If you want to have multiple strategies you can do something like this (the total capital will be evenly split among strategies s1,s2, that is 50%/50%):

    s1 = Strategy(rebalance_days=4, max_long_sec=200, max_short_sec=200,  
                  group_neutral=context.group_neutral,  
                  factors=["factor1"])  # this factor was added inside make_pipeline fcuntion  
    s2 = Strategy(rebalance_days=2, max_long_sec=400, max_short_sec=400,  
                  group_neutral=context.group_neutral,  
                  factors=["factor2"])  # this factor was added inside make_pipeline fcuntion    

    # this field is mandatory and must contains all the strategies you want to trade  
    context.strategies = [s1, s2]  

A strategy can also use multiple factors and inside a strategy each factor will weight the same (but the total capital will be evenly split among strategies s1,s2, s3, that is 33.3%/33.3%/33.3%):

    s1 = Strategy(rebalance_days=4, max_long_sec=200, max_short_sec=200,  
                  group_neutral=context.group_neutral,  
                  factors=["factor1", "factor2", "factor3"])  # factors were added inside make_pipeline fcuntion  
    s2 = Strategy(rebalance_days=2, max_long_sec=600, max_short_sec=400,  
                  group_neutral=context.group_neutral,  
                  factors=["factor4"])  # this factor was added inside make_pipeline fcuntion  
    s3 = Strategy(rebalance_days=5, max_long_sec=100, max_short_sec=350,  
                  group_neutral=context.group_neutral,  
                  factors=["factor5", "factor6", "factor7"])  # factors were added inside make_pipeline fcuntion

    # this field is mandatory and must contains all the strategies you want to trade  
    context.strategies = [s1, s2,s3]  

The big issue of this code is that it currently doesn't use the optimize API, so you cannot submit the algorithm to the contest.

Wow, what an awesome post! Thanks Luca.

Kudos Luca! This will save us all godzillion hours of backtesting to work the Alphalens factors!

Thanks heaps!

@Luca,
This is great...thanks!
alan

The commission being set to zero for daily rebalancing strategy looks bit ominous to me.

Thanks so much for the detailed response, Luca!

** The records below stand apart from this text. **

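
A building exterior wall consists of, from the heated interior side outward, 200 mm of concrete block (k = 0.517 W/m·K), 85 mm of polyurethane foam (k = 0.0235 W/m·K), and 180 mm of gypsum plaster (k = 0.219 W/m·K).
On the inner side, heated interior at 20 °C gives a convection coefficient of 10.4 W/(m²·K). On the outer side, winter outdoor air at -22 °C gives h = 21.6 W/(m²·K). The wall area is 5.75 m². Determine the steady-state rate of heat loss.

Series thermal resistances:
R_inner film = 1/(h_i·A) = 1/(10.4×5.75) = 0.01672 K/W
R_concrete block = L/(kA) = 0.2/(0.517×5.75) = 0.06728 K/W
R_polyurethane foam = L/(kA) = 0.085/(0.0235×5.75) = 0.629 K/W
R_gypsum plaster = L/(kA) = 0.18/(0.219×5.75) = 0.1429 K/W
R_outer film = 1/(h_o·A) = 1/(21.6×5.75) = 0.008052 K/W
R_total = 0.864 K/W
Q = ΔT / R_total = 42 / 0.864

Q ≈ 48.6 W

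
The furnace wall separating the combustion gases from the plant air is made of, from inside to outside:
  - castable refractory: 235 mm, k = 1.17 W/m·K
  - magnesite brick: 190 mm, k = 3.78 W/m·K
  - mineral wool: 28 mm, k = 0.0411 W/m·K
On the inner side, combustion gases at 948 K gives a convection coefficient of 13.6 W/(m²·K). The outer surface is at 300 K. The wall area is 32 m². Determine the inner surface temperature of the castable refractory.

T ≈ 901 K

Using the resistance-network approach (series):
R_inner film = 1/(h_i·A) = 1/(13.6×32) = 0.002298 K/W
R_castable refractory = L/(kA) = 0.235/(1.17×32) = 0.006277 K/W
R_magnesite brick = L/(kA) = 0.19/(3.78×32) = 0.001571 K/W
R_mineral wool = L/(kA) = 0.028/(0.0411×32) = 0.02129 K/W
R_total = 0.03143 K/W;  Q = ΔT/R_total = 648/0.03143 = 20610 W
T_interface = T_inner − Q·ΣR(inner→interface) = 948 − 20600×0.002298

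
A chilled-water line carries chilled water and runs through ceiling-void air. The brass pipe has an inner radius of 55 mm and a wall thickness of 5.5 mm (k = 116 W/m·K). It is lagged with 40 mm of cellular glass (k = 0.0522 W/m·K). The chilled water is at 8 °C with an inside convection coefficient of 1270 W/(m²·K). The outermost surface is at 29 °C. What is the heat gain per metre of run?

Radial resistances (cylindrical: R_cond = ln(r_o/r_i)/(2πkL), R_conv = 1/(h·2πrL)):
R_inner film = 1/(h_i·2πr₁L) = 1/(1270×2π×0.055×1) = 0.002279 K/W
R_brass pipe wall = ln(60.5/55)/(2π×116×1) = 1.308×10^-4 K/W
R_cellular glass = ln(100.5/60.5)/(2π×0.0522×1) = 1.547 K/W
R_total = 1.55 K/W
Q = ΔT/R_total = 21/1.55

q′ ≈ 13.6 W/m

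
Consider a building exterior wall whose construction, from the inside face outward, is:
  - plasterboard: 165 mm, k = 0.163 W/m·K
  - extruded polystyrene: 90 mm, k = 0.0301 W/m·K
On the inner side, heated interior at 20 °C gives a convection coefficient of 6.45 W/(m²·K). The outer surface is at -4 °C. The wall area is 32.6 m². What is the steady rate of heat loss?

Q ≈ 188 W

Series thermal resistances:
R_inner film = 1/(h_i·A) = 1/(6.45×32.6) = 0.004756 K/W
R_plasterboard = L/(kA) = 0.165/(0.163×32.6) = 0.03105 K/W
R_extruded polystyrene = L/(kA) = 0.09/(0.0301×32.6) = 0.09172 K/W
R_total = 0.1275 K/W
Q = ΔT / R_total = 24 / 0.1275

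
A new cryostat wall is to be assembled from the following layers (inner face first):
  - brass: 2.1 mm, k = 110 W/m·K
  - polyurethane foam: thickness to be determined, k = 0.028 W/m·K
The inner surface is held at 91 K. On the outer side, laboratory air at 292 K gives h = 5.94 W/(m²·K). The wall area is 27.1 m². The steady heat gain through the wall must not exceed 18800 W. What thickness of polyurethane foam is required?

Series thermal resistances:
R_brass = L/(kA) = 0.0021/(110×27.1) = 7.045×10^-7 K/W
R_outer film = 1/(h_o·A) = 1/(5.94×27.1) = 0.006212 K/W
Sum of the known resistances R_other = 0.006213 K/W
Required total resistance R_tot = ΔT/Q_allow = 201/18800 = 0.01069 K/W
R_polyurethane foam = R_tot − R_other = 0.004479 K/W
L = R·k·A = 0.004479×0.028×27.1

L ≈ 3.4 mm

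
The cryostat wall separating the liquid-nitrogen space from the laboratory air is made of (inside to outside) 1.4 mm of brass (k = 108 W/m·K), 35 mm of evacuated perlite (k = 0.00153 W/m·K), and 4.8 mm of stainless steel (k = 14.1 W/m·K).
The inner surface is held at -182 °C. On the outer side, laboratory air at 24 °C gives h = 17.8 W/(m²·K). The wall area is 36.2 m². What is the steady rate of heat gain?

Q ≈ 325 W

Thermal resistances in series:
R_brass = L/(kA) = 0.0014/(108×36.2) = 3.581×10^-7 K/W
R_evacuated perlite = L/(kA) = 0.035/(0.00153×36.2) = 0.6319 K/W
R_stainless steel = L/(kA) = 0.0048/(14.1×36.2) = 9.404×10^-6 K/W
R_outer film = 1/(h_o·A) = 1/(17.8×36.2) = 0.001552 K/W
R_total = 0.6335 K/W
Q = ΔT / R_total = 206 / 0.6335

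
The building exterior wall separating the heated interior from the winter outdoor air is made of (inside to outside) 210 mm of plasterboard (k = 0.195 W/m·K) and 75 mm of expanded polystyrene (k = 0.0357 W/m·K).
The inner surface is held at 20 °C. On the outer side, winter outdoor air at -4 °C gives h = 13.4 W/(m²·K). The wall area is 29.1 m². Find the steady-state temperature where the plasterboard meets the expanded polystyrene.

Thermal resistances in series:
R_plasterboard = L/(kA) = 0.21/(0.195×29.1) = 0.03701 K/W
R_expanded polystyrene = L/(kA) = 0.075/(0.0357×29.1) = 0.07219 K/W
R_outer film = 1/(h_o·A) = 1/(13.4×29.1) = 0.002564 K/W
R_total = 0.1118 K/W;  Q = ΔT/R_total = 24/0.1118 = 214.7 W
T_interface = T_inner − Q·ΣR(inner→interface) = 20 − 215×0.03701

T ≈ 12.1 °C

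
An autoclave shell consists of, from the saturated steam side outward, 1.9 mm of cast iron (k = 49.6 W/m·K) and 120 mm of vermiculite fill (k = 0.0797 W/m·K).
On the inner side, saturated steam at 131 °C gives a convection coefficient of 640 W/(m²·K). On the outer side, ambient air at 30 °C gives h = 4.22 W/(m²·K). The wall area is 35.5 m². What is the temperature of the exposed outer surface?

Using the resistance-network approach (series):
R_inner film = 1/(h_i·A) = 1/(640×35.5) = 4.401×10^-5 K/W
R_cast iron = L/(kA) = 0.0019/(49.6×35.5) = 1.079×10^-6 K/W
R_vermiculite fill = L/(kA) = 0.12/(0.0797×35.5) = 0.04241 K/W
R_outer film = 1/(h_o·A) = 1/(4.22×35.5) = 0.006675 K/W
R_total = 0.04913 K/W;  Q = ΔT/R_total = 101/0.04913 = 2056 W
T_interface = T_inner − Q·ΣR(inner→interface) = 131 − 2060×0.04246

T ≈ 43.7 °C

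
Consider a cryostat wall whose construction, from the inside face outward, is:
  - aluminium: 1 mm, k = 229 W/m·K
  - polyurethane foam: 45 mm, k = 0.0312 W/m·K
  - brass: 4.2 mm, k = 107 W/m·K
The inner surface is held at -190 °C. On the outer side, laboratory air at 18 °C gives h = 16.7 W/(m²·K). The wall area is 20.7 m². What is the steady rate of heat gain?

Treating each layer as a thermal resistance in series:
R_aluminium = L/(kA) = 0.001/(229×20.7) = 2.11×10^-7 K/W
R_polyurethane foam = L/(kA) = 0.045/(0.0312×20.7) = 0.06968 K/W
R_brass = L/(kA) = 0.0042/(107×20.7) = 1.896×10^-6 K/W
R_outer film = 1/(h_o·A) = 1/(16.7×20.7) = 0.002893 K/W
R_total = 0.07257 K/W
Q = ΔT / R_total = 208 / 0.07257

Q ≈ 2870 W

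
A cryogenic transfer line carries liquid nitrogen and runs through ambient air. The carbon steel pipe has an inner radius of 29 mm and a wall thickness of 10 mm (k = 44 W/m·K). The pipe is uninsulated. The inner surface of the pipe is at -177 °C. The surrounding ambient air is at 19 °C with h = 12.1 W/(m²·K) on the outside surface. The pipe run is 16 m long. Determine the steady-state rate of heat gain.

Q ≈ 9270 W

Radial resistances (cylindrical: R_cond = ln(r_o/r_i)/(2πkL), R_conv = 1/(h·2πrL)):
R_carbon steel pipe wall = ln(39/29)/(2π×44×16) = 6.698×10^-5 K/W
R_outer film = 1/(h_o·2πr_oL) = 1/(12.1×2π×0.039×16) = 0.02108 K/W
R_total = 0.02115 K/W
Q = ΔT/R_total = 196/0.02115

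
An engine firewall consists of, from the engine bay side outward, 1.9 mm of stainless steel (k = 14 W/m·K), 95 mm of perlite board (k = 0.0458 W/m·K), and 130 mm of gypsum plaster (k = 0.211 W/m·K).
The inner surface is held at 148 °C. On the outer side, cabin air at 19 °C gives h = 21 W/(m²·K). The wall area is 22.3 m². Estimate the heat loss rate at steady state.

Series thermal resistances:
R_stainless steel = L/(kA) = 0.0019/(14×22.3) = 6.086×10^-6 K/W
R_perlite board = L/(kA) = 0.095/(0.0458×22.3) = 0.09302 K/W
R_gypsum plaster = L/(kA) = 0.13/(0.211×22.3) = 0.02763 K/W
R_outer film = 1/(h_o·A) = 1/(21×22.3) = 0.002135 K/W
R_total = 0.1228 K/W
Q = ΔT / R_total = 129 / 0.1228

Q ≈ 1050 W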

One quick question -- is the periods parameter from the Alphalens tearsheet function incorporated via the rebalance_days parameter of the Strategy object? For example, say I wanted to recreate an Alphalens study with a 60D period for a given factor. Would I simply place the factor in a Pipeline and put it in a Strategy object with rebalance_days=60?

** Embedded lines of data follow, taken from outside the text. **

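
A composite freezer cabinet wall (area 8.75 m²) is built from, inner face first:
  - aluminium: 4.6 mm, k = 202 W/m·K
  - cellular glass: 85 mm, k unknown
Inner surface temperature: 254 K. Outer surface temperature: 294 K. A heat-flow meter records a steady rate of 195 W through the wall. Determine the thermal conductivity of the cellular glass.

Treating each layer as a thermal resistance in series:
R_aluminium = L/(kA) = 0.0046/(202×8.75) = 2.603×10^-6 K/W
Sum of known resistances R_other = 2.603×10^-6 K/W
Total R = ΔT/Q = 40/195 = 0.2051 K/W
R_cellular glass = R_total − R_other = 0.2051 K/W
k = L/(R·A) = 0.085/(0.2051×8.75)

k ≈ 0.0474 W/(m·K)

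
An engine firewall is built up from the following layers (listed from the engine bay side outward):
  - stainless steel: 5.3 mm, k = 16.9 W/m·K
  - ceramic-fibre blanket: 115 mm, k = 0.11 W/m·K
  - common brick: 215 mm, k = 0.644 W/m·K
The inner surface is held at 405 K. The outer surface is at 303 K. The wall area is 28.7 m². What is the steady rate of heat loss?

Q ≈ 2120 W

Model the wall as resistances in series:
R_stainless steel = L/(kA) = 0.0053/(16.9×28.7) = 1.093×10^-5 K/W
R_ceramic-fibre blanket = L/(kA) = 0.115/(0.11×28.7) = 0.03643 K/W
R_common brick = L/(kA) = 0.215/(0.644×28.7) = 0.01163 K/W
R_total = 0.04807 K/W
Q = ΔT / R_total = 102 / 0.04807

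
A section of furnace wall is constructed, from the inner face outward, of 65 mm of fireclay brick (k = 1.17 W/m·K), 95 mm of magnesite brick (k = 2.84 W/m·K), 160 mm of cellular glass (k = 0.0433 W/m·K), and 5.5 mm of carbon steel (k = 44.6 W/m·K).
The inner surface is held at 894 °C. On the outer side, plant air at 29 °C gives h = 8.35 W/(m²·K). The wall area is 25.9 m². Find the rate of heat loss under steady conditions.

Q ≈ 5740 W

Series thermal resistances:
R_fireclay brick = L/(kA) = 0.065/(1.17×25.9) = 0.002145 K/W
R_magnesite brick = L/(kA) = 0.095/(2.84×25.9) = 0.001292 K/W
R_cellular glass = L/(kA) = 0.16/(0.0433×25.9) = 0.1427 K/W
R_carbon steel = L/(kA) = 0.0055/(44.6×25.9) = 4.761×10^-6 K/W
R_outer film = 1/(h_o·A) = 1/(8.35×25.9) = 0.004624 K/W
R_total = 0.1507 K/W
Q = ΔT / R_total = 865 / 0.1507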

is the periods parameter from the Alphalens tearsheet function
incorporated via the rebalance_days parameter of the Strategy object?
For example, say I wanted to recreate an Alphalens study with a 60D
period for a given factor. Would I simply place the factor in a
Pipeline and put it in a Strategy object with rebalance_days=60?

Yes, exactly.

Awesome analysis and template Luca. Very well written.

This corresponds to an algorithm
which split its initial capital in N sub capitals and trades each sub
capital independently, each one rebalancing every N days.

How can we do this with the template? If I set 30 sub strategies with rebalance_days=30 (for example), how to ensure that each strategy is rebalanced on a different day?

@Satya Kris. If you set a single strategy with rebalance_days=30 then the code will actually create the 30 sub strategies rebalanced on different days.

Awesome thanks Luca.

Luca, great work and elegant piece of ensemble coding! This code routine is probably somewhat similar to the Q fund portfolio allocation process. Have you tried incorporating the Optimized API with constraints? Or is this not possible or difficult because of different rebalance frequencies of the sub strategies?